Luce's psywar piece was mild, compared to last week's Economist, which featured a cover headline, "Obama's War," and outright demanded that the President give Gen. Stanley McChrystal, the commander of U.S. and NATO forces in Afghanistan, the 40,000-80,000 troops he is demanding. The Economist had the chutzpah to praise British Prime Minister Gordon Brown for acting decisively, by announcing he'd send 500 more British troops to Afghanistan. Last week, Asia Times published a revealing story, exposing how the Gordon Brown government is doing everything in its power to goad Obama into the Afghan trap—in much the same way that former British Prime Minister Tony Blair snared George W. Bush into the Iraq war.
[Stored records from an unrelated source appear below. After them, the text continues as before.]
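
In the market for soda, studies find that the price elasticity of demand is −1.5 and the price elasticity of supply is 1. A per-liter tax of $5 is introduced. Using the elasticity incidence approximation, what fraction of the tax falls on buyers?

Buyers' share ≈ 0.4.

Incidence ratio: buyers' share ≈ εs / (εs + |εd|) = 1 / (1 + 1.5) = 0.4.
Supply is the less elastic side, so buyers bear the smaller share.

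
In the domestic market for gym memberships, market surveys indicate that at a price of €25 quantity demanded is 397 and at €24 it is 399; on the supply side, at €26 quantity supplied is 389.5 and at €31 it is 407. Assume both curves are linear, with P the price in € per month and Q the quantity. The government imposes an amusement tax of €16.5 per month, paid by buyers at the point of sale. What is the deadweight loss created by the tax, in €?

Demand slope: (399 − 397)/(24 − 25) = -2, so Qd = 447 − 2P.
Supply slope: (407 − 389.5)/(31 − 26) = 3.5, so Qs = 3.5P + 298.5.
Before the tax: set 447 − 2P = 3.5P + 298.5 → P* = €27, Q* = 393.
With the tax collected from buyers, demand (in seller-price terms) shifts: Qd = 447 − 2(P + 16.5).
New equilibrium: buyers pay €37.5, sellers receive €21, Q = 372. (Wedge: Pb − Ps = 16.5.)
Quantity falls by |ΔQ| = |393 − 372| = 21.
DWL = ½ · t · |ΔQ| = ½ · 16.5 · 21 = €173.25.

Deadweight loss = €173.25.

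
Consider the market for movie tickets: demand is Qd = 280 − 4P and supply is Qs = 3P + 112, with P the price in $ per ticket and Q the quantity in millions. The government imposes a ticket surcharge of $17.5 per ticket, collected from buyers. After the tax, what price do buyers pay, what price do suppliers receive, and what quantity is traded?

Before the tax: set 280 − 4P = 3P + 112 → P* = $24, Q* = 184.
With the tax collected from buyers, demand (in seller-price terms) shifts: Qd = 280 − 4(P + 17.5).
Solving gives Q = 154 with buyers paying $31.5 and suppliers receiving $14 (the $17.5 wedge).
The less price-elastic side of the market bears the larger share of a per-unit tax.

Buyers pay $31.5; suppliers receive $14; quantity = 154.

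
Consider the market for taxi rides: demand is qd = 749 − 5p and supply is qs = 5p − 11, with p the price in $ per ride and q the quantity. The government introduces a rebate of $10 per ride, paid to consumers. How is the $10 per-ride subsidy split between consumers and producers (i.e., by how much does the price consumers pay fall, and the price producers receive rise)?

Before the subsidy: set 749 − 5p = 5p − 11 → p* = $76, q* = 369.
With a per-unit subsidy paid to consumers, each effectively pays p − 10, so demand becomes qd = 749 − 5(p − 10).
New equilibrium: consumers pay $71, producers receive $81, q = 394. (Wedge: pb − ps = −10.)
Gain to consumers: $5; to producers: $5. (They sum to $10.)

Consumers gain $5 per ride; producers gain $5 per ride.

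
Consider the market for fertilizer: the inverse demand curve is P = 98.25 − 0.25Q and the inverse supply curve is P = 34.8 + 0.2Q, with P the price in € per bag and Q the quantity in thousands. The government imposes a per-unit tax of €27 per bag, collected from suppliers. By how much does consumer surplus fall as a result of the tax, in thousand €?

Consumer surplus falls by €1665 thousand.

Inverting to Q(P) form: Qd = 393 − 4P; Qs = 5P − 174.
Without the tax, 393 − 4P = 5P − 174 gives 9P = 567, so P* = €63 and Q* = 141.
With the tax collected from suppliers, supply shifts: Qs = 5(P − 27) − 174.
New equilibrium: consumers pay €78, suppliers receive €51, Q = 81. (Wedge: Pb − Ps = 27.)
ΔCS is the trapezoid between Q = 81 and Q = 141 of height €15: ½ · (141 + 81) · 15 = €1665.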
In stark contrast to these British psywar schemes, to trap Obama and the United States into a disasterous, no-win fiasco in the mountains of Afghanistan, Lyndon LaRouche, in a forthcoming strategic study, is calling for the immediate withdrawal of all American troops from Afghanistan. Citing Gen. Douglas MacArthur's and Gen. Dwight Eisenhower's sage advice to a young President John F. Kennedy, never to get American soldiers engaged in a land war in Asia, LaRouche states, in no uncertain terms, that the United States, in its current state of physical economic collapse, financial ruin, and military disintegration, cannot survive any further military engagement in Afghanistan. Under no circumstances, should America be trapped into a land war in Asia!
In 1961, John Kennedy took the advice of MacArthur and Eisenhower, rejected the demands of his top cabinet and national security aides, including Robert McNamara and McGeorge Bundy, and decided to not send American combat troops to Vietnam. Indeed, Kennedy cancelled already standing orders, to send 10,000 Marines to Vietnam, as a first echelon of combat troops. No American combat troops were sent to Vietnam while Kennedy was alive, and even Lyndon Johnson waited until early 1965, before the deployment of American combat soldiers got underway.